玄奘三蔵、シルクロードを行く

「玄奘三蔵(げんじょうさんぞう)」の本来の名前は玄奘であり、三蔵は尊称の一つとして挙げられている。西遊記で取り上げられている「三蔵法師」は玄奘三蔵がモデルになっている。玄奘はシルクロードを通り、東西の宗教・言語を交わった国々の中でどのような度をしたのか、本書はそのたびの目的と過程を取り上げている。

第一章「不東の旅立ち」
玄奘は中国大陸における唐王朝の初期である7世紀に生きた訳経僧(やっきょうそう:経典の翻訳に従事する僧侶)である。とはいえ生まれたのは隋王朝末期であり、10歳の時から浄土寺に出家し、仏教を学び始め、「法華経」など多くの経典を誦すようになっていった。やがて隋が亡ぶなどの激動の最中、先人と仏教の原典を求めて不東の旅立ちを志すことになったが、その時に新しく成立した唐王朝の許可を得ることができず国禁を犯すという大きなリスクのもと旅立つこととなった。

第二章「異文化の香り高い西城」
先人の教えと仏教の原典を求めて長安から西へと旅立った。黄金と絹を携えての旅立ち出会ったのだが、それに際し、熱心な仏教徒から金銭面での援助を受けたという。ちなみに本章で取り上げられている旅は長安からタクラマカン砂漠の辺りまでの所である。

第三章「シルクロードの十字路ソグディアナ」
旅はまだ続き、今度はタクラマカン砂漠から現在で言う所のアフガニスタンの辺りまでが取り上げられている。シルクロードの中では天山山脈の南麓を通る、いわゆる「天山南路」を通っているのだという。

第四章「古代バクトリアゆかりの国ぐに」
ここからは主に今で言う所の中東諸国が旅の中心となる。前章もあるのだが、旅の最中では大学に入り、そこでも仏教を学んだ。他にも各地の仏跡にも赴き巡拝したという。

第五章「仏教文化の聖地」
アフガニスタンには現在「危険遺産」の世界遺産に登録されている「バーミヤン渓谷の文化的景観と古代遺跡群」がある。その中には大仏もあり、本章でも玄奘が赴いたことを言及している。
第六章「果てしなき道」
そのバーミヤンから先のベグラムを経由してランパーカ、ナガラハーラへと赴いた所を記している。そこで霊を鎮める悟りと仏の似姿を求める旅についてが中心となる。ちなみに本書で取り上げられているほかにもガンダーラ巡拝もあるという。

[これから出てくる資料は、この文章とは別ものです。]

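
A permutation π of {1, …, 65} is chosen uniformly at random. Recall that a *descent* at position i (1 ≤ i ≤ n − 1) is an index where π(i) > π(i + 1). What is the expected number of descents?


Write X = Σ X_I over i = 1, …, 64, with X_I the indicator of one descent.
There are 64 indicators.
For each fixed i, the pair (π(i), π(i+1)) is a uniformly random ordered pair of distinct values from {1, …, 65}; by symmetry P[π(i) > π(i+1)] = 1/2.
By linearity: E[X] = 64 · (1/2) = (65 − 1) · (1/2) = 32 ≈ 32.000.

E[X] = 32 = 32.000.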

玄奘が仏教の原典や先人の教えを求めてシルクロードを伝った旅は17年にも及んでいた。旅の当初は唐王朝の成立仕立ての不安定な時代であり、国禁を犯しての旅だったが、国が安定したせいか不問とされ、旅の記録と教えの数々を「大唐西域記」などにして残した。この17年間の旅は中国大陸における唐王朝の仏教文化の繁栄の中で重要な要素があることを本書でもって示している。